Следующий день прошёл точно так же, как и предыдущий, на протяжении которого, Челенджер ездил в столицу, заказывая необходимое снаряжение.
Вечером этого же дня мы отъезжали в военную гавань Саутгемптона, к нашей субмарине. Жена Челенджера уехала днём раньше в США, к родственникам, чтобы не подвергаться опасности войны. Профессор наглухо запер свой дом и сел с нами в грузовик, в который уже были загружены наши вещи, и мы двинулись в путь.
Доехав до станции Джевис-Брук, мы пересели на поезд, на котором, проведя остаток ночи и останавливаясь на четверть часа в Хове, Уэрминге, Литлгемптоне, Чичестере и Хаванте, добрались до Саутгемптона.
Утром, 15 июля, в среду, мы, наконец, увидели наше судно, подводную лодку «Европа», как наименовал её Челенджер.
Она стояла вряд с другими военными судами, поблескивая начисто выдраенными бортами обтекающей формы.
Субмарина оказалась просто «конфеткой», но при этом всё же имела внушительный вид. Вся она была окрашена в сверкающий цвет типа «металлик». Вдоль обоих бортов овалом тянулась цепь небольших отверстий, ниже которых вырисовывались огромные выпуклости корпуса, сужающиеся в носу и корме.
Так как я уже более-менее ознакомился с морскими названиями, то буду описывать этот величественный корабль с их помощью. Нос судна заканчивался подобно носу крейсера острым форштевнем от которого начинались широкие обводы всего корпуса. Корму венчало необычное сооружение, состоящее, как сказал Челенджер, так как из-под воды его не было видно целиком, из четырёх рулей и двух гребных винтов. Два руля, расположенные вертикально, использовались для поворота судна на заданный курс, а остальные два — для придания большей остойчивости и увеличения скорости погружения и всплытия. Последние располагались также вносу и на единственной надстройке судна — рубке, расположенной практически по середине подводной лодки. Высота её была около шестнадцати с половиной футов, на первом ярусе, с боков, имелись две большие герметичные двери, за которыми находились спасательные шлюпки. Сверху, у конца рубки, располагался небольшой капитанский мостик, на котором стоял магнитный компас. При погружении на него надевали защитный кожух. Спереди рубки имелась ещё одна герметичная дверь, за которой располагалась лестница, соединяющая ходовую рубку ярусом ниже, внутри корпуса и подводную обсерваторию наверху. Над последней возвышались две антенны, гюйсшток и перископ, а спереди виднелись четыре больших иллюминатора. Через них в подводном положении, при помощи вспомогательных прожекторов, расположенных на обшивке субмарины, можно было наблюдать за всем происходящим снаружи. В обсерваторию также вела дверь с капитанского мостика, гораздо толще остальных, так как она была наиболее ответственной. Со стороны кормы у капитанского мостика располагалась вертикальная лестница, у верхней точки которой развевался флаг Великобритании.
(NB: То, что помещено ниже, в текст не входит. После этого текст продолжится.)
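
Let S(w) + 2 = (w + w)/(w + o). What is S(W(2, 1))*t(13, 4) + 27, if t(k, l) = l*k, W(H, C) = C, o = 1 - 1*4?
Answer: -129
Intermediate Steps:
o = -3 (o = 1 - 4 = -3)
t(k, l) = k*l
S(w) = -2 + 2*w/(-3 + w) (S(w) = -2 + (w + w)/(w - 3) = -2 + (2*w)/(-3 + w) = -2 + 2*w/(-3 + w))
S(W(2, 1))*t(13, 4) + 27 = (6/(-3 + 1))*(13*4) + 27 = (6/(-2))*52 + 27 = (6*(-½))*52 + 27 = -3*52 + 27 = -156 + 27 = -129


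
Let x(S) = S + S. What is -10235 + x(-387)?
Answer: -11009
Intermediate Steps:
x(S) = 2*S
-10235 + x(-387) = -10235 + 2*(-387) = -10235 - 774 = -11009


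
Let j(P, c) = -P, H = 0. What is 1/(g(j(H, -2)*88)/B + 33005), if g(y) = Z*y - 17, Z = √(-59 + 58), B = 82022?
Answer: 82022/2707136093 ≈ 3.0298e-5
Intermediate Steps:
Z = I (Z = √(-1) = I ≈ 1.0*I)
g(y) = -17 + I*y (g(y) = I*y - 17 = -17 + I*y)
1/(g(j(H, -2)*88)/B + 33005) = 1/((-17 + I*(-1*0*88))/82022 + 33005) = 1/((-17 + I*(0*88))*(1/82022) + 33005) = 1/((-17 + I*0)*(1/82022) + 33005) = 1/((-17 + 0)*(1/82022) + 33005) = 1/(-17*1/82022 + 33005) = 1/(-17/82022 + 33005) = 1/(2707136093/82022) = 82022/2707136093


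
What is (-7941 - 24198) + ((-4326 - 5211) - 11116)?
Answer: -52792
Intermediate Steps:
(-7941 - 24198) + ((-4326 - 5211) - 11116) = -32139 + (-9537 - 11116) = -32139 - 20653 = -52792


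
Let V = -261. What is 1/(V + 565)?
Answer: 1/304 ≈ 0.0032895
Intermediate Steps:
1/(V + 565) = 1/(-261 + 565) = 1/304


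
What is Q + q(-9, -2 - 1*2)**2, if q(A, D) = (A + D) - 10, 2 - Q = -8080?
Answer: 8611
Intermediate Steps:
Q = 8082 (Q = 2 - 1*(-8080) = 2 + 8080 = 8082)
q(A, D) = -10 + A + D
Q + q(-9, -2 - 1*2)**2 = 8082 + (-10 - 9 + (-2 - 1*2))**2 = 8082 + (-10 - 9 + (-2 - 2))**2 = 8082 + (-10 - 9 - 4)**2 = 8082 + (-23)**2 = 8082 + 529 = 8611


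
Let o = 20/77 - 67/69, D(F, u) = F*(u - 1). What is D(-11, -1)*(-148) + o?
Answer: -17302907/5313 ≈ -3256.7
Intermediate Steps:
D(F, u) = F*(-1 + u)
o = -3779/5313 (o = 20*(1/77) - 67*1/69 = 20/77 - 67/69 = -3779/5313 ≈ -0.71127)
D(-11, -1)*(-148) + o = -11*(-1 - 1)*(-148) - 3779/5313 = -11*(-2)*(-148) - 3779/5313 = 22*(-148) - 3779/5313 = -3256 - 3779/5313 = -17302907/5313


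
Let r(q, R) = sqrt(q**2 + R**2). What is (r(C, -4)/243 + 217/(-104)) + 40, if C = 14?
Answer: 3943/104 + 2*sqrt(53)/243 ≈ 37.973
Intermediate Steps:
r(q, R) = sqrt(R**2 + q**2)
(r(C, -4)/243 + 217/(-104)) + 40 = (sqrt((-4)**2 + 14**2)/243 + 217/(-104)) + 40 = (sqrt(16 + 196)*(1/243) + 217*(-1/104)) + 40 = (sqrt(212)*(1/243) - 217/104) + 40 = ((2*sqrt(53))*(1/243) - 217/104) + 40 = (2*sqrt(53)/243 - 217/104) + 40 = (-217/104 + 2*sqrt(53)/243) + 40 = 3943/104 + 2*sqrt(53)/243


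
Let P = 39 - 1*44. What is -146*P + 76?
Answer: 806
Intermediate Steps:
P = -5 (P = 39 - 44 = -5)
-146*P + 76 = -146*(-5) + 76 = 730 + 76 = 806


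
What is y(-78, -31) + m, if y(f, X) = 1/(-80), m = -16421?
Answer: -1313681/80 ≈ -16421.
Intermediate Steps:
y(f, X) = -1/80
y(-78, -31) + m = -1/80 - 16421 = -1313681/80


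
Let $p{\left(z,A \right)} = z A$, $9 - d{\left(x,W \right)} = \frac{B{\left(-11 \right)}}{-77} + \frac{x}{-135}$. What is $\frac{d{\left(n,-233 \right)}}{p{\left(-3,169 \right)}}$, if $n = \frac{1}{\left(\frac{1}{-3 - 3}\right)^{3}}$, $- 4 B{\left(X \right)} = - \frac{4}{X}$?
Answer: $- \frac{31334}{2147145} \approx -0.014593$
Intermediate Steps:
$B{\left(X \right)} = \frac{1}{X}$ ($B{\left(X \right)} = - \frac{\left(-4\right) \frac{1}{X}}{4} = \frac{1}{X}$)
$n = -216$ ($n = \frac{1}{\left(\frac{1}{-6}\right)^{3}} = \frac{1}{\left(- \frac{1}{6}\right)^{3}} = \frac{1}{- \frac{1}{216}} = -216$)
$d{\left(x,W \right)} = \frac{7622}{847} + \frac{x}{135}$ ($d{\left(x,W \right)} = 9 - \left(\frac{1}{\left(-11\right) \left(-77\right)} + \frac{x}{-135}\right) = 9 - \left(\left(- \frac{1}{11}\right) \left(- \frac{1}{77}\right) + x \left(- \frac{1}{135}\right)\right) = 9 - \left(\frac{1}{847} - \frac{x}{135}\right) = 9 + \left(- \frac{1}{847} + \frac{x}{135}\right) = \frac{7622}{847} + \frac{x}{135}$)
$p{\left(z,A \right)} = A z$
$\frac{d{\left(n,-233 \right)}}{p{\left(-3,169 \right)}} = \frac{\frac{7622}{847} + \frac{1}{135} \left(-216\right)}{169 \left(-3\right)} = \frac{\frac{7622}{847} - \frac{8}{5}}{-507} = \frac{31334}{4235} \left(- \frac{1}{507}\right) = - \frac{31334}{2147145}$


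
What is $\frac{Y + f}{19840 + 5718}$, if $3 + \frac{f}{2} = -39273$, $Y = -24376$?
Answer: $- \frac{51464}{12779} \approx -4.0272$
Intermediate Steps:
$f = -78552$ ($f = -6 + 2 \left(-39273\right) = -6 - 78546 = -78552$)
$\frac{Y + f}{19840 + 5718} = \frac{-24376 - 78552}{19840 + 5718} = - \frac{102928}{25558} = \left(-102928\right) \frac{1}{25558} = - \frac{51464}{12779}$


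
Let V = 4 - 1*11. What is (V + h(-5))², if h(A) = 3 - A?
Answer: 1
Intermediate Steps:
V = -7 (V = 4 - 11 = -7)
(V + h(-5))² = (-7 + (3 - 1*(-5)))² = (-7 + (3 + 5))² = (-7 + 8)² = 1² = 1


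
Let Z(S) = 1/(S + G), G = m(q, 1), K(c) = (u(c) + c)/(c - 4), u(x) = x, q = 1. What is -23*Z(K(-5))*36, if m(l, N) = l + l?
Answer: -1863/7 ≈ -266.14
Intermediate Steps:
m(l, N) = 2*l
K(c) = 2*c/(-4 + c) (K(c) = (c + c)/(c - 4) = (2*c)/(-4 + c) = 2*c/(-4 + c))
G = 2 (G = 2*1 = 2)
Z(S) = 1/(2 + S) (Z(S) = 1/(S + 2) = 1/(2 + S))
-23*Z(K(-5))*36 = -23/(2 + 2*(-5)/(-4 - 5))*36 = -23/(2 + 2*(-5)/(-9))*36 = -23/(2 + 2*(-5)*(-⅑))*36 = -23/(2 + 10/9)*36 = -23/28/9*36 = -23*9/28*36 = -207/28*36 = -1863/7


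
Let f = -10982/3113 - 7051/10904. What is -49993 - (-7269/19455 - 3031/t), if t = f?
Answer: -46605843205882682/918908229135 ≈ -50719.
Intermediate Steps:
f = -141697491/33944152 (f = -10982*1/3113 - 7051*1/10904 = -10982/3113 - 7051/10904 = -141697491/33944152 ≈ -4.1744)
t = -141697491/33944152 ≈ -4.1744
-49993 - (-7269/19455 - 3031/t) = -49993 - (-7269/19455 - 3031/(-141697491/33944152)) = -49993 - (-7269*1/19455 - 3031*(-33944152/141697491)) = -49993 - (-2423/6485 + 102884724712/141697491) = -49993 - 1*666864106736627/918908229135 = -49993 - 666864106736627/918908229135 = -46605843205882682/918908229135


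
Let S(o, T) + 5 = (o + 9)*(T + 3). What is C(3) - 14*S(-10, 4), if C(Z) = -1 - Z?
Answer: 164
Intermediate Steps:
S(o, T) = -5 + (3 + T)*(9 + o) (S(o, T) = -5 + (o + 9)*(T + 3) = -5 + (9 + o)*(3 + T) = -5 + (3 + T)*(9 + o))
C(3) - 14*S(-10, 4) = (-1 - 1*3) - 14*(22 + 3*(-10) + 9*4 + 4*(-10)) = (-1 - 3) - 14*(22 - 30 + 36 - 40) = -4 - 14*(-12) = -4 + 168 = 164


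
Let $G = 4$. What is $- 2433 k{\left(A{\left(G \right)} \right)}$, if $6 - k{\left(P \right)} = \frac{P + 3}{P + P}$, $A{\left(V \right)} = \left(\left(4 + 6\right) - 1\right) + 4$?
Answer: $- \frac{170310}{13} \approx -13101.0$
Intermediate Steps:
$A{\left(V \right)} = 13$ ($A{\left(V \right)} = \left(10 - 1\right) + 4 = 9 + 4 = 13$)
$k{\left(P \right)} = 6 - \frac{3 + P}{2 P}$ ($k{\left(P \right)} = 6 - \frac{P + 3}{P + P} = 6 - \frac{3 + P}{2 P}$)
$- 2433 k{\left(A{\left(G \right)} \right)} = - 2433 \frac{-3 + 11 \cdot 13}{2 \cdot 13} = - 2433 \cdot \frac{1}{2} \cdot \frac{1}{13} \left(-3 + 143\right) = - 2433 \cdot \frac{1}{2} \cdot \frac{1}{13} \cdot 140 = \left(-2433\right) \frac{70}{13} = - \frac{170310}{13}$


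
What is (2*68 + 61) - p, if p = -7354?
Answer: 7551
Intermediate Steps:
(2*68 + 61) - p = (2*68 + 61) - 1*(-7354) = (136 + 61) + 7354 = 197 + 7354 = 7551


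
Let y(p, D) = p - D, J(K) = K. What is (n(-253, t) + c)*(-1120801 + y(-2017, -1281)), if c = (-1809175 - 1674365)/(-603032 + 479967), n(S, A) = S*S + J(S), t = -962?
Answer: -1760726884180032/24613 ≈ -7.1536e+10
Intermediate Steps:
n(S, A) = S + S² (n(S, A) = S*S + S = S² + S = S + S²)
c = 696708/24613 (c = -3483540/(-123065) = -3483540*(-1/123065) = 696708/24613 ≈ 28.307)
(n(-253, t) + c)*(-1120801 + y(-2017, -1281)) = (-253*(1 - 253) + 696708/24613)*(-1120801 + (-2017 - 1*(-1281))) = (-253*(-252) + 696708/24613)*(-1120801 + (-2017 + 1281)) = (63756 + 696708/24613)*(-1120801 - 736) = (1569923136/24613)*(-1121537) = -1760726884180032/24613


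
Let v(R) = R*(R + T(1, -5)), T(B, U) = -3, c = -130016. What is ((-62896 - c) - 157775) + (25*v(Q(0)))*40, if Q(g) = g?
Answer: -90655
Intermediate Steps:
v(R) = R*(-3 + R) (v(R) = R*(R - 3) = R*(-3 + R))
((-62896 - c) - 157775) + (25*v(Q(0)))*40 = ((-62896 - 1*(-130016)) - 157775) + (25*(0*(-3 + 0)))*40 = ((-62896 + 130016) - 157775) + (25*(0*(-3)))*40 = (67120 - 157775) + (25*0)*40 = -90655 + 0*40 = -90655 + 0 = -90655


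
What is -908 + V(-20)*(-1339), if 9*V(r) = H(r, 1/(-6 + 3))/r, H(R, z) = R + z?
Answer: -571999/540 ≈ -1059.3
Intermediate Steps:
V(r) = (-⅓ + r)/(9*r) (V(r) = ((r + 1/(-6 + 3))/r)/9 = ((r + 1/(-3))/r)/9 = ((r - ⅓)/r)/9 = ((-⅓ + r)/r)/9 = (-⅓ + r)/(9*r))
-908 + V(-20)*(-1339) = -908 + ((1/27)*(-1 + 3*(-20))/(-20))*(-1339) = -908 + ((1/27)*(-1/20)*(-1 - 60))*(-1339) = -908 + ((1/27)*(-1/20)*(-61))*(-1339) = -908 + (61/540)*(-1339) = -908 - 81679/540 = -571999/540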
На верхней палубе, т. е. палубе, на которой стояла надстройка, были натянуты стальные тросы, соединявшие верхушку рубки с носом и кормой, придававшие субмарине необходимую жёсткость. Вдоль судна протянулись также троса, служащие для облегчения перехода по палубе.
А перед рубкой, прочно соединённая с корпусом судна находилась небольшая пушка, а за ней — большой герметичный люк, через который наши вещи в скором порядке быстро принялись погружать внутрь.
К нашему приезду шеф-повар подготовил нам кое-что из еды, на случай, если мы проголодались с дороги: как только мы спустились вниз, старший офицер пригласил нас за стол в кают-компанию.
Действительно, путь отнял у нас не мало сил и терпения, и слегка подкрепиться до обеда нам бы не помешало.
Вместе с нами за стол присели капитан с боцманом, обсуждая с Челенджером интересовавшие их вопросы. Как оказалось позднее большую часть экипажа составляли молодые крепкие парни, недавно вступившие на военную службу или же только что окончившие военно-морской институт. Но в отличии от них капитан Гордон Джеймс и боцман Джек Нильсон оставались единственными «людьми в возрасте». Оба они имели обветренные морскими ветрами лица бывалых моряков. Боцман между тем был не высокого роста, капитан же почти на голову возвышался над ним, хотя и сам не отличался ростом. Говорили они по разному: капитан, к примеру, отличался чёткой и выразительной речью, в то время как боцман часто коверкал слова, добавляя к ним не совсем понятные морские выражения.
В целом обстановка на судне была самая что ни наесть морская, ведь только в дружбе и взаимопонимании можно было жить на таком крохотном судне. Что ж, именно в этом коллективе нам и придётся провести примерно всё то время, что мы запланировали на экспедицию.
Под конец мы выпили по стаканчику лёгкого вина, имеющегося вдосталь на подводной лодке и, как нам объяснили, употребляющегося командой каждый день для поддержания организма в условиях, резко отличающихся от надводных. Затем все разошлись по своим каютам, расположенным на палубе ниже, чтобы разложить снесённые уже туда вещи. Мне досталась каюта под номером семь, возле меня расположились лорд Джон, Саммерли и Челенджер, занявшие соответственно пятую, третью и первую каюты.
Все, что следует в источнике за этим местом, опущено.